4. Use the right utensils
This really shouldn’t be as daunting as people sometimes make it out to be. Most restaurant tables today are set simply with a fork to the left of the plate and a dinner knife and spoon to the right (or with chopsticks). You can presumably figure that one out. In some fancy restaurants, there may be more than one fork or spoon, in which case start from the outside and work your way in. (The salad fork, for instance, is to the left of the dinner fork, so that’s the one you use for your appetizer salad.) The spoon (and/or sometimes fork) at the top of the plate is for dessert. In some very fancy restaurants, fresh course-specific cutlery is brought with each dish, so that one’s a no-brainer.
5. Know the rules for family-style eating
In earlier times, it was mostly Chinese and Italian restaurants that served food on large platters to be shared around the table.
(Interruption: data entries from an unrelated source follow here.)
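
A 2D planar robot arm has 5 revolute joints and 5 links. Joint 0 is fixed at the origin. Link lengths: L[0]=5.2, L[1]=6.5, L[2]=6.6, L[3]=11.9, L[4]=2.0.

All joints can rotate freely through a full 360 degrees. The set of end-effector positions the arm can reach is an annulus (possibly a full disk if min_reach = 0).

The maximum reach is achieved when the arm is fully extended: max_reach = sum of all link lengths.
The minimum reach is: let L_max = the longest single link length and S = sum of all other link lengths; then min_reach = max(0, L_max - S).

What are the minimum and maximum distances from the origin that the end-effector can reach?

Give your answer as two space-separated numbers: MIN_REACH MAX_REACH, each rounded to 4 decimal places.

Link lengths: [5.2, 6.5, 6.6, 11.9, 2.0]
max_reach = 5.2 + 6.5 + 6.6 + 11.9 + 2 = 32.2
L_max = max([5.2, 6.5, 6.6, 11.9, 2.0]) = 11.9
S (sum of others) = 32.2 - 11.9 = 20.3
min_reach = max(0, 11.9 - 20.3) = max(0, -8.4) = 0

Answer: 0.0000 32.2000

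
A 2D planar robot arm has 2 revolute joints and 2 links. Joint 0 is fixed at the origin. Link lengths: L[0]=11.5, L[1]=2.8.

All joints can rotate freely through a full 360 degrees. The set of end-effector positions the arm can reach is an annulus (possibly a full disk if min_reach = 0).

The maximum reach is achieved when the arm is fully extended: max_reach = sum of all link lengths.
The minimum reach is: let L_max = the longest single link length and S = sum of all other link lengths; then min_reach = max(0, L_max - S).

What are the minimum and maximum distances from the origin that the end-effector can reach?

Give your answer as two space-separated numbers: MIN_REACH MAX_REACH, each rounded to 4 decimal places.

Answer: 8.7000 14.3000

Derivation:
Link lengths: [11.5, 2.8]
max_reach = 11.5 + 2.8 = 14.3
L_max = max([11.5, 2.8]) = 11.5
S (sum of others) = 14.3 - 11.5 = 2.8
min_reach = max(0, 11.5 - 2.8) = max(0, 8.7) = 8.7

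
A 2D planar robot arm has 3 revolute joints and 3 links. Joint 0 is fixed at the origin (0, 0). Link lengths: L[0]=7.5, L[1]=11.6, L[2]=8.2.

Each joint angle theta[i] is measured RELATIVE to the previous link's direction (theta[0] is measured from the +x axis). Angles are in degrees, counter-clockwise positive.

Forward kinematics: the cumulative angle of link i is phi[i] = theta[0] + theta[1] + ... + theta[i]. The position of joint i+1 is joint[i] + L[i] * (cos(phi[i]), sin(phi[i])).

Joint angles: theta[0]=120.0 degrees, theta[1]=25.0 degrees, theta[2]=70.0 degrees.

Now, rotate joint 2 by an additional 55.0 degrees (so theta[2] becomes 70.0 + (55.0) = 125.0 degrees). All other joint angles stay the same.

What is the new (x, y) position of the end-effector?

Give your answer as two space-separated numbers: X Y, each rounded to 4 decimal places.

Answer: -13.2522 4.9487

Derivation:
joint[0] = (0.0000, 0.0000)  (base)
link 0: phi[0] = 120 = 120 deg
  cos(120 deg) = -0.5000, sin(120 deg) = 0.8660
  joint[1] = (0.0000, 0.0000) + 7.5 * (-0.5000, 0.8660) = (0.0000 + -3.7500, 0.0000 + 6.4952) = (-3.7500, 6.4952)
link 1: phi[1] = 120 + 25 = 145 deg
  cos(145 deg) = -0.8192, sin(145 deg) = 0.5736
  joint[2] = (-3.7500, 6.4952) + 11.6 * (-0.8192, 0.5736) = (-3.7500 + -9.5022, 6.4952 + 6.6535) = (-13.2522, 13.1487)
link 2: phi[2] = 120 + 25 + 125 = 270 deg
  cos(270 deg) = -0.0000, sin(270 deg) = -1.0000
  joint[3] = (-13.2522, 13.1487) + 8.2 * (-0.0000, -1.0000) = (-13.2522 + -0.0000, 13.1487 + -8.2000) = (-13.2522, 4.9487)
End effector: (-13.2522, 4.9487)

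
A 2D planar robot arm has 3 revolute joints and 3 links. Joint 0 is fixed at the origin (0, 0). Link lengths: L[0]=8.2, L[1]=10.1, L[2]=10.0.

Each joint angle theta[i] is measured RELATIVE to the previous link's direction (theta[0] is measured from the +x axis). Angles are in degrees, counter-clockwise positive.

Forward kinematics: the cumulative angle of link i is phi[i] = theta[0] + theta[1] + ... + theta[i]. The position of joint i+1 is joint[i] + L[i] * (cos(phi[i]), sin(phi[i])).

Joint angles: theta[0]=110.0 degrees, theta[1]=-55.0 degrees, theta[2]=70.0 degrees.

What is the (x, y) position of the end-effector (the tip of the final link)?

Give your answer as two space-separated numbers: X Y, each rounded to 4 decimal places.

joint[0] = (0.0000, 0.0000)  (base)
link 0: phi[0] = 110 = 110 deg
  cos(110 deg) = -0.3420, sin(110 deg) = 0.9397
  joint[1] = (0.0000, 0.0000) + 8.2 * (-0.3420, 0.9397) = (0.0000 + -2.8046, 0.0000 + 7.7055) = (-2.8046, 7.7055)
link 1: phi[1] = 110 + -55 = 55 deg
  cos(55 deg) = 0.5736, sin(55 deg) = 0.8192
  joint[2] = (-2.8046, 7.7055) + 10.1 * (0.5736, 0.8192) = (-2.8046 + 5.7931, 7.7055 + 8.2734) = (2.9886, 15.9789)
link 2: phi[2] = 110 + -55 + 70 = 125 deg
  cos(125 deg) = -0.5736, sin(125 deg) = 0.8192
  joint[3] = (2.9886, 15.9789) + 10 * (-0.5736, 0.8192) = (2.9886 + -5.7358, 15.9789 + 8.1915) = (-2.7472, 24.1704)
End effector: (-2.7472, 24.1704)

Answer: -2.7472 24.1704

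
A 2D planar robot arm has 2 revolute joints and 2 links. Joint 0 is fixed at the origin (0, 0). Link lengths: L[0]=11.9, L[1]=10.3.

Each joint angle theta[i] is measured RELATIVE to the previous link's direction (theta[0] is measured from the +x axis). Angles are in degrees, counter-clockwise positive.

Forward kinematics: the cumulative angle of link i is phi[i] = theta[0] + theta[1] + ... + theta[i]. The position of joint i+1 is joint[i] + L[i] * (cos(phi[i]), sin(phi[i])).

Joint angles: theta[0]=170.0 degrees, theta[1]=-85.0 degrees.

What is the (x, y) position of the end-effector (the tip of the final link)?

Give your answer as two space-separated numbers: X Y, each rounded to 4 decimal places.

joint[0] = (0.0000, 0.0000)  (base)
link 0: phi[0] = 170 = 170 deg
  cos(170 deg) = -0.9848, sin(170 deg) = 0.1736
  joint[1] = (0.0000, 0.0000) + 11.9 * (-0.9848, 0.1736) = (0.0000 + -11.7192, 0.0000 + 2.0664) = (-11.7192, 2.0664)
link 1: phi[1] = 170 + -85 = 85 deg
  cos(85 deg) = 0.0872, sin(85 deg) = 0.9962
  joint[2] = (-11.7192, 2.0664) + 10.3 * (0.0872, 0.9962) = (-11.7192 + 0.8977, 2.0664 + 10.2608) = (-10.8215, 12.3272)
End effector: (-10.8215, 12.3272)

Answer: -10.8215 12.3272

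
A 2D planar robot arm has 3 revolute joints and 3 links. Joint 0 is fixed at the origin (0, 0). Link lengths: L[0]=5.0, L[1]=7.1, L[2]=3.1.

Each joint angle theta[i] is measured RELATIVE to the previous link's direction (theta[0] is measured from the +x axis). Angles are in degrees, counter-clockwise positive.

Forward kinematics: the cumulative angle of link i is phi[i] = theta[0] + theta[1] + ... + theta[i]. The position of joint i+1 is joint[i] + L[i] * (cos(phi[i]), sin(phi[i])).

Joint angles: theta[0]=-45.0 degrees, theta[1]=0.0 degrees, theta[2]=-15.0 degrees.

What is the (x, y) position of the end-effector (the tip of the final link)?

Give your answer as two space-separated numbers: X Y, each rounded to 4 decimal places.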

Now almost any kind of restaurant might present its offerings that way. This can be a great way to eat — easy, fun, friendly — but it’s important to remember some basic rules: (1.) Pass the platter or bowl counterclockwise. Why? Tradition. The important thing is that food should always go in the same direction to avoid collisions. If you’d rather pass things clockwise, go right ahead; just make sure everybody else knows the drill. (2.) Help yourself with the serving utensils provided, not your own fork or spoon. (3.) Don’t reach across the table for food; wait till it’s passed. (4.) If the group is large and (especially) if the food is dripping with sauce, offer to serve others as they pass their plates your way. (5.) Eyeball the quantity of food served and don’t take more than your share.